Moniz and his partner Almeida Lima operated 20 patients and discovered that they became more docile and seemingly content, just like the chimpanzees. He called the procedure a “prefrontal leucotomy” but it would later become known as the lobotomy.
Soon after, he presented the results at a conference and published a paper proclaiming his procedure a success. He described his achievement in the American Journal of Psychiatry:
“Following this exposition, I do not wish to make any comment since the facts speak for themselves. These were hospital patients who were well studied and well followed. The recoveries have been maintained. I cannot believe that the recoveries can be explained by simple coincidence. Prefrontal leucotomy is a simple operation, always safe, which may prove to be an effective surgical treatment in certain cases of mental disorder.”

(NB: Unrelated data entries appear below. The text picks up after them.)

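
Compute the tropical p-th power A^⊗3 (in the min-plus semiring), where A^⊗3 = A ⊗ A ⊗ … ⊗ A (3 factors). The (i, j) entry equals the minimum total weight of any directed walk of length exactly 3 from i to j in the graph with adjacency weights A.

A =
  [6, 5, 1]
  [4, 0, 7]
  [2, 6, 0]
A^⊗3 =
  [3, 5, 1]
  [4, 0, 5]
  [2, 6, 0]

Each entry (A^⊗3)_ij equals the minimum over all length-3 walks i = v_0 → v_1 → … → v_3 = j of Σ_t A[v_t][v_{t+1}]. For example, for (i, j) = (0, 2) we minimise over 9 possible intermediate vertex sequences; the minimum is 1, attained along the walk 0 → 2 → 2 → 2.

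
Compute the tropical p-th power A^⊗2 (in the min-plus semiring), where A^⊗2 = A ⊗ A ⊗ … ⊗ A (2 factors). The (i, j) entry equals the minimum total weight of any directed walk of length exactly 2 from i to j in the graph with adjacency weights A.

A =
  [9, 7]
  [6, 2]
A^⊗2 =
  [13, 9]
  [8, 4]

Each entry (A^⊗2)_ij equals the minimum over all length-2 walks i = v_0 → v_1 → … → v_2 = j of Σ_t A[v_t][v_{t+1}]. For example, for (i, j) = (0, 1) we minimise over 2 possible intermediate vertex sequences; the minimum is 9, attained along the walk 0 → 1 → 1.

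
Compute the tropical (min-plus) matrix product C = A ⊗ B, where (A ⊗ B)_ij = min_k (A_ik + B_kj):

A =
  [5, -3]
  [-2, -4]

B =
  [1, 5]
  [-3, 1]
A ⊗ B =
  [-6, -2]
  [-7, -3]

Apply the min-plus product entry-by-entry:
  C[0][0] = min over k of (A[0][0] + B[0][0] = 5 + 1 = 6, A[0][1] + B[1][0] = -3 + -3 = -6) = -6 (attained at k = 1)
  C[0][1] = min over k of (A[0][0] + B[0][1] = 5 + 5 = 10, A[0][1] + B[1][1] = -3 + 1 = -2) = -2 (attained at k = 1)
  C[1][0] = min over k of (A[1][0] + B[0][0] = -2 + 1 = -1, A[1][1] + B[1][0] = -4 + -3 = -7) = -7 (attained at k = 1)
  C[1][1] = min over k of (A[1][0] + B[0][1] = -2 + 5 = 3, A[1][1] + B[1][1] = -4 + 1 = -3) = -3 (attained at k = 1)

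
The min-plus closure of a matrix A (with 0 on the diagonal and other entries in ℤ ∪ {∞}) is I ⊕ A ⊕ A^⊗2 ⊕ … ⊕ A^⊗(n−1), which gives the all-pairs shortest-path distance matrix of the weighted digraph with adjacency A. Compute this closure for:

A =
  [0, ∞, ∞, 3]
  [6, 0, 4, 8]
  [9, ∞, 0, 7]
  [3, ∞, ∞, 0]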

However, just a few months later many of his patients suffered a relapse, just like one of the chimps but this crucial information was not publicized.
Lobotomy became increasingly popular and in 1949 Moniz was awarded the Nobel Prize in Medicine for his discovery of lobotomy. After he was awarded the Nobel Prize, lobotomy became even more popular and aside from the fact that some doctors criticized the procedure by 1951, almost 20,000 lobotomies had been performed in the United States alone.
In 1949, a former patient paralyzed Moniz by shooting him in the back and in 1955 he was beaten to death by another patient.